In recent years, the Omaha, Neb., holding company sold what were essentially insurance policies against a long-term decline in U.S. and foreign stocks in exchange for $4.5 billion. When the contracts expire in periods of either 15 or 20 years, Berkshire will have to fork over cash -- possibly billions -- if the indexes are below where they stood when the deals were struck.

The S&P 500 is down about 50% from its peak, and indexes around the world have cratered. Berkshire has to calculate its potential liabilities on the contracts every quarter.

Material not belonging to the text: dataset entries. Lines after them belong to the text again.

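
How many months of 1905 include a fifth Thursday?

A month has five Thursdays exactly when Thursday falls within its first (length − 28) days.
Jan: 31 days, starts Sun → 5 of Sun, Mon, Tue
Feb: 28 days, starts Wed → 5 of (none)
Mar: 31 days, starts Wed → 5 of Wed, Thu, Fri ✓
Apr: 30 days, starts Sat → 5 of Sat, Sun
May: 31 days, starts Mon → 5 of Mon, Tue, Wed
Jun: 30 days, starts Thu → 5 of Thu, Fri ✓
Jul: 31 days, starts Sat → 5 of Sat, Sun, Mon
Aug: 31 days, starts Tue → 5 of Tue, Wed, Thu ✓
Sep: 30 days, starts Fri → 5 of Fri, Sat
Oct: 31 days, starts Sun → 5 of Sun, Mon, Tue
Nov: 30 days, starts Wed → 5 of Wed, Thu ✓
Dec: 31 days, starts Fri → 5 of Fri, Sat, Sun
Months with five Thursdays: Mar, Jun, Aug, Nov.

4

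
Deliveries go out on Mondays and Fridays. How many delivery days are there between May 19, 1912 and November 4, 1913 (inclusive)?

May 19, 1912 is a Sunday.
That's 535 days from start to end, counting both.
535 = 7 × 76 + 3, so there are 76 full weeks plus 3 extra days.
Each full week contributes 2 days from the set (Mon, Fri): 76 × 2 = 152.
The 3 extra days are Sunday, Monday, Tuesday — 1 of them qualifies.
Total: 152 + 1 = 153.

153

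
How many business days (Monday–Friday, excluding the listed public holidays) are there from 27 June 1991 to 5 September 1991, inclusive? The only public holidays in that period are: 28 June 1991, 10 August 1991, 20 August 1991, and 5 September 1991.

27 June 1991 is a Thursday.
The range spans 71 days (inclusive of both endpoints).
71 = 7 × 10 + 1, so there are 10 full weeks plus 1 extra day.
Each full week contributes 5 weekdays (Mon–Fri): 10 × 5 = 50.
The 1 extra day is Thu — 1 of them qualifies.
Total: 50 + 1 = 51.
Holidays: 28 June 1991 (Fri); 10 August 1991 (Sat); 20 August 1991 (Tue); 5 September 1991 (Thu).
3 of the 4 holidays fall on weekdays; the rest are weekends and were already excluded.
Business days: 51 − 3 = 48.

48 business days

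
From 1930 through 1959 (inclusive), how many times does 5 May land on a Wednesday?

4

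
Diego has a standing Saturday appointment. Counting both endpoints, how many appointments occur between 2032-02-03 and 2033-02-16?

2032-02-03 is a Tuesday.
The range spans 380 days (inclusive of both endpoints).
380 = 7 × 54 + 2, so there are 54 full weeks plus 2 extra days.
Each full week contributes one Saturday: 54 so far.
The 2 extra days are Tuesday, Wednesday — none qualify.
Total: 54 + 0 = 54.

54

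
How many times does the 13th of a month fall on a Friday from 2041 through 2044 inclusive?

7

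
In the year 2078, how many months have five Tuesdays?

A month has five Tuesdays exactly when Tuesday falls within its first (length − 28) days.
Jan: 31 days, starts Sat → 5 of Sat, Sun, Mon
Feb: 28 days, starts Tue → 5 of (none)
Mar: 31 days, starts Tue → 5 of Tue, Wed, Thu ✓
Apr: 30 days, starts Fri → 5 of Fri, Sat
May: 31 days, starts Sun → 5 of Sun, Mon, Tue ✓
Jun: 30 days, starts Wed → 5 of Wed, Thu
Jul: 31 days, starts Fri → 5 of Fri, Sat, Sun
Aug: 31 days, starts Mon → 5 of Mon, Tue, Wed ✓
Sep: 30 days, starts Thu → 5 of Thu, Fri
Oct: 31 days, starts Sat → 5 of Sat, Sun, Mon
Nov: 30 days, starts Tue → 5 of Tue, Wed ✓
Dec: 31 days, starts Thu → 5 of Thu, Fri, Sat
Months with five Tuesdays: Mar, May, Aug, Nov.

4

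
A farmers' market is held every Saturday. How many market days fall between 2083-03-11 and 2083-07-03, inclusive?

17 Saturdays

2083-03-11 is a Thursday.
That's 115 days from start to end, counting both.
115 = 7 × 16 + 3, so there are 16 full weeks plus 3 extra days.
Each full week contributes one Saturday: 16 so far.
The 3 extra days are Thursday, Friday, Saturday — 1 of them qualifies.
Total: 16 + 1 = 17.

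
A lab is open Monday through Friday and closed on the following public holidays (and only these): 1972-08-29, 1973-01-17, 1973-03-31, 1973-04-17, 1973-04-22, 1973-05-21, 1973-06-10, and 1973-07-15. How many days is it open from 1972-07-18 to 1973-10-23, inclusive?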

In the third quarter of 2008, Berkshire said its mark-to-market liabilities on the options were $6.7 billion. Since then, stocks have fallen more, and volatility, a key element in valuing options, has soared. That means Berkshire could take a fourth-quarter hit on the options, as much as $12 billion, says Fox-Pitt Kelton analyst Gary Ransom.I am going to use the WSJ figures and a little common sense to illustrate the economics of the options deal and the fact that the estimate of a quarterly hit of $12 billion is off by greater then a factor of 4. Before we move to simple arithmetic, I would like to point out that the appropriate volatility figure would an estimate of volatility in the future 12 years (plus) of the contracts. Therefore, the fact that we have had high volatility recently should not have much impact on an estimate of future volatility. In fact, I believe that Berkshire picked a relatively conservative (high) volatility estimate when they booked the initial estimates and will continue to use the same estimate until it seems likely that we have had a permanent change in volatility.

As a little background, The notional amount of the contracts is about $36 billion. There are no collateral requirements and no cash will change hands until the first contracts expire in 12 years. They are "European" options and can only be exercised at expiration.

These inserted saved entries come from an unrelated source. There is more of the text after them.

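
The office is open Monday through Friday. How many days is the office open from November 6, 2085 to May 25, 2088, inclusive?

666

November 6, 2085 is a Tuesday.
From November 6, 2085 to May 25, 2088 is 932 days inclusive.
932 = 7 × 133 + 1, so there are 133 full weeks plus 1 extra day.
Each full week contributes 5 weekdays (Mon–Fri): 133 × 5 = 665.
The 1 extra day is Tuesday — 1 of them qualifies.
Total: 665 + 1 = 666.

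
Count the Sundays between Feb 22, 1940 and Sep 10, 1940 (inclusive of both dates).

29 Sundays

Feb 22, 1940 is a Thursday.
The range spans 202 days (inclusive of both endpoints).
202 = 7 × 28 + 6, so there are 28 full weeks plus 6 extra days.
Each full week contributes one Sunday: 28 so far.
The 6 extra days are Thursday, Friday, Saturday, Sunday, Monday, Tuesday — 1 of them qualifies.
Total: 28 + 1 = 29.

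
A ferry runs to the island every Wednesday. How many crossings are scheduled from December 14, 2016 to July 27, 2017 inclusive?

33

December 14, 2016 is a Wednesday.
The range spans 226 days (inclusive of both endpoints).
226 = 7 × 32 + 2, so there are 32 full weeks plus 2 extra days.
Each full week contributes one Wednesday: 32 so far.
The 2 extra days are Wednesday, Thursday — 1 of them qualifies.
Total: 32 + 1 = 33.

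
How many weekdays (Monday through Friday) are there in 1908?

January 1, 1908 is a Wednesday.
The range spans 366 days (inclusive of both endpoints).
366 = 7 × 52 + 2, so there are 52 full weeks plus 2 extra days.
Each full week contributes 5 weekdays (Mon–Fri): 52 × 5 = 260.
The 2 extra days are Wed, Thu — 2 of them qualify.
Total: 260 + 2 = 262.

262 weekdays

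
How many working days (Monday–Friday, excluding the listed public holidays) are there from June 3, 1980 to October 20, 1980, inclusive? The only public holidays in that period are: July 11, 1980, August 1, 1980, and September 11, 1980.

97 working days

June 3, 1980 is a Tuesday.
The range spans 140 days (inclusive of both endpoints).
140 = 7 × 20, so the span is exactly 20 full weeks.
Each full week contributes 5 weekdays (Mon–Fri): 20 × 5 = 100.
Holidays: July 11, 1980 (Fri); August 1, 1980 (Fri); September 11, 1980 (Thu).
All 3 holidays fall on weekdays, so subtract 3.
Business days: 100 − 3 = 97.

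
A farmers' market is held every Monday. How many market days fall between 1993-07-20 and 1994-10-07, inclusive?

1993-07-20 is a Tuesday.
From 1993-07-20 to 1994-10-07 is 445 days inclusive.
445 = 7 × 63 + 4, so there are 63 full weeks plus 4 extra days.
Each full week contributes one Monday: 63 so far.
The 4 extra days are Tue, Wed, Thu, Fri — none qualify.
Total: 63 + 0 = 63.

63 Mondays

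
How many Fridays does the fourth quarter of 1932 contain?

October 1, 1932 is a Saturday.
From October 1, 1932 to December 31, 1932 is 92 days inclusive.
92 = 7 × 13 + 1, so there are 13 full weeks plus 1 extra day.
Each full week contributes one Friday: 13 so far.
The 1 extra day is Saturday — none qualify.
Total: 13 + 0 = 13.

13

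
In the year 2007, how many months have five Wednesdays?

4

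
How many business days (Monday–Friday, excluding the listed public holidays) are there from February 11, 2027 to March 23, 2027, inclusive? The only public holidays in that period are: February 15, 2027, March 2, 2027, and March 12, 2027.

February 11, 2027 is a Thursday.
From February 11, 2027 to March 23, 2027 is 41 days inclusive.
41 = 7 × 5 + 6, so there are 5 full weeks plus 6 extra days.
Each full week contributes 5 weekdays (Mon–Fri): 5 × 5 = 25.
The 6 extra days are Thu, Fri, Sat, Sun, Mon, Tue — 4 of them qualify.
Total: 25 + 4 = 29.
Holidays: February 15, 2027 (Mon); March 2, 2027 (Tue); March 12, 2027 (Fri).
All 3 holidays fall on weekdays, so subtract 3.
Business days: 29 − 3 = 26.

26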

The Berkshire liability is calculated using Black-Scholes and the "delta" is in the low 20% range. Delta is the change in the value divided by the change in the underlying index. For example, if the index decreased 1/4 of its notional value in the 4th quarter or $9 billion, the liability (pretax) would only increase by about 23% of that figure. Therefore the liability is going to increase by about $2 billion.

However, if we want to think about a more rational way to book the options each quarter, I suggest that any change in value be "amortized" by 1/60 each quarter, based on their 15 year life. In that case, the time premium for the option would decrease about $65 million each quarter and an additional 1/60 of the amount the option is in the money would be booked each quarter. This is an estimate of the liability components over 15 years.

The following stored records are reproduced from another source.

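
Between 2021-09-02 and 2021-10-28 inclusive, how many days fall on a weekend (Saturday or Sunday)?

2021-09-02 is a Thursday.
That's 57 days from start to end, counting both.
57 = 7 × 8 + 1, so there are 8 full weeks plus 1 extra day.
Each full week contributes 2 weekend days (Sat, Sun): 8 × 2 = 16.
The 1 extra day is Thu — none qualify.
Total: 16 + 0 = 16.

16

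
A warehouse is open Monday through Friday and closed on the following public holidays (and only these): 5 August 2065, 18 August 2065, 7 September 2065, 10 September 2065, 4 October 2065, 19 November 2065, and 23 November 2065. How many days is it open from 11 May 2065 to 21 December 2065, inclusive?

155

11 May 2065 is a Monday.
From 11 May 2065 to 21 December 2065 is 225 days inclusive.
225 = 7 × 32 + 1, so there are 32 full weeks plus 1 extra day.
Each full week contributes 5 weekdays (Mon–Fri): 32 × 5 = 160.
The 1 extra day is Monday — 1 of them qualifies.
Total: 160 + 1 = 161.
Holidays: 5 August 2065 (Wed); 18 August 2065 (Tue); 7 September 2065 (Mon); 10 September 2065 (Thu); 4 October 2065 (Sun); 19 November 2065 (Thu); 23 November 2065 (Mon).
6 of the 7 holidays fall on weekdays; the rest are weekends and were already excluded.
Business days: 161 − 6 = 155.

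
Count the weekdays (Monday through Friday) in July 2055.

22 weekdays

1 July 2055 is a Thursday.
From 1 July 2055 to 31 July 2055 is 31 days inclusive.
31 = 7 × 4 + 3, so there are 4 full weeks plus 3 extra days.
Each full week contributes 5 weekdays (Mon–Fri): 4 × 5 = 20.
The 3 extra days are Thursday, Friday, Saturday — 2 of them qualify.
Total: 20 + 2 = 22.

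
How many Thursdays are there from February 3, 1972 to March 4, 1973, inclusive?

February 3, 1972 is a Thursday.
The range spans 396 days (inclusive of both endpoints).
396 = 7 × 56 + 4, so there are 56 full weeks plus 4 extra days.
Each full week contributes one Thursday: 56 so far.
The 4 extra days are Thu, Fri, Sat, Sun — 1 of them qualifies.
Total: 56 + 1 = 57.

57 Thursdays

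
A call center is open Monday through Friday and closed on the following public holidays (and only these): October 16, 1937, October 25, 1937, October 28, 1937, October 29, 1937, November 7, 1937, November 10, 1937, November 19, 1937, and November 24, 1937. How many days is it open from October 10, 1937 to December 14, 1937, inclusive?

41

October 10, 1937 is a Sunday.
That's 66 days from start to end, counting both.
66 = 7 × 9 + 3, so there are 9 full weeks plus 3 extra days.
Each full week contributes 5 weekdays (Mon–Fri): 9 × 5 = 45.
The 3 extra days are Sunday, Monday, Tuesday — 2 of them qualify.
Total: 45 + 2 = 47.
Holidays: October 16, 1937 (Sat); October 25, 1937 (Mon); October 28, 1937 (Thu); October 29, 1937 (Fri); November 7, 1937 (Sun); November 10, 1937 (Wed); November 19, 1937 (Fri); November 24, 1937 (Wed).
6 of the 8 holidays fall on weekdays; the rest are weekends and were already excluded.
Business days: 47 − 6 = 41.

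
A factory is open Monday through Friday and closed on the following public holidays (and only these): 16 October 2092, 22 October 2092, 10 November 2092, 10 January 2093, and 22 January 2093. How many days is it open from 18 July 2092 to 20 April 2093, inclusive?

193 working days

18 July 2092 is a Friday.
That's 277 days from start to end, counting both.
277 = 7 × 39 + 4, so there are 39 full weeks plus 4 extra days.
Each full week contributes 5 weekdays (Mon–Fri): 39 × 5 = 195.
The 4 extra days are Fri, Sat, Sun, Mon — 2 of them qualify.
Total: 195 + 2 = 197.
Holidays: 16 October 2092 (Thu); 22 October 2092 (Wed); 10 November 2092 (Mon); 10 January 2093 (Sat); 22 January 2093 (Thu).
4 of the 5 holidays fall on weekdays; the rest are weekends and were already excluded.
Business days: 197 − 4 = 193.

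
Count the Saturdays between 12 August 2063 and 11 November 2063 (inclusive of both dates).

12 August 2063 is a Sunday.
From 12 August 2063 to 11 November 2063 is 92 days inclusive.
92 = 7 × 13 + 1, so there are 13 full weeks plus 1 extra day.
Each full week contributes one Saturday: 13 so far.
The 1 extra day is Sun — none qualify.
Total: 13 + 0 = 13.

13 Saturdays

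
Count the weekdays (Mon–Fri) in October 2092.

2092-10-01 is a Wednesday.
From 2092-10-01 to 2092-10-31 is 31 days inclusive.
31 = 7 × 4 + 3, so there are 4 full weeks plus 3 extra days.
Each full week contributes 5 weekdays (Mon–Fri): 4 × 5 = 20.
The 3 extra days are Wednesday, Thursday, Friday — 3 of them qualify.
Total: 20 + 3 = 23.

23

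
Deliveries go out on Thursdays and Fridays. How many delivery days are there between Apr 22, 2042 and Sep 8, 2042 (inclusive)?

40

Apr 22, 2042 is a Tuesday.
The range spans 140 days (inclusive of both endpoints).
140 = 7 × 20, so the span is exactly 20 full weeks.
Each full week contributes 2 days from the set (Thu, Fri): 20 × 2 = 40.
Total: 40.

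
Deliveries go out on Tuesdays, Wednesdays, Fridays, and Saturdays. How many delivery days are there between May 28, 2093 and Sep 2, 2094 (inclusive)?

May 28, 2093 is a Thursday.
The range spans 463 days (inclusive of both endpoints).
463 = 7 × 66 + 1, so there are 66 full weeks plus 1 extra day.
Each full week contributes 4 days from the set (Tue, Wed, Fri, Sat): 66 × 4 = 264.
The 1 extra day is Thu — none qualify.
Total: 264 + 0 = 264.

264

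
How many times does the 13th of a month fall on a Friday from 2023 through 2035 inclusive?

Friday-the-13ths by year:
2023: Jan, Oct
2024: Sep, Dec
2025: Jun
2026: Feb, Mar, Nov
2027: Aug
2028: Oct
2029: Apr, Jul
2030: Sep, Dec
2031: Jun
2032: Feb, Aug
2033: May
2034: Jan, Oct
2035: Apr, Jul

22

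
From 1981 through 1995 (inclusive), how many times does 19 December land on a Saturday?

Day of week of December 19 in each year:
1981: Sat ✓, 1982: Sun, 1983: Mon, 1984: Wed, 1985: Thu, 1986: Fri, 1987: Sat ✓, 1988: Mon, 1989: Tue, 1990: Wed, 1991: Thu, 1992: Sat ✓, 1993: Sun, 1994: Mon, 1995: Tue
Saturdays: 1981, 1987, 1992.

3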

Using the same "straight line" amortization, and assuming that the indices finish exactly where they are today, the losses would be booked at $225 million per quarter over 15 years. However, the economics of the deal also include the cash plus the investment income. Showing this and the total net loss (green line) below gives you the economics of the deal with the indices down 50%:

Here you can see that the loss in 15 years is a little over $10 billion. This is based on an assumed return of 6% on the initial premium. The idea of using a "straight line" approach to accounting for the losses is a bit extreme, and may appear unrealistically optimistic. However, I am sure that Buffett would also prefer to book only 1/60 of the time premium if the contracts were out of the money.

The point of this exercise is to look at the options as contracts that amortize smoothly over a 15 year period. Even if the results are extremely unfavorable, like the assumption that indices decline 50% over a 15 year period, the quarterly economic impact isn't particularly significant. In addition, the amount of loss would not be a problem for a company with over $100 billion in capital.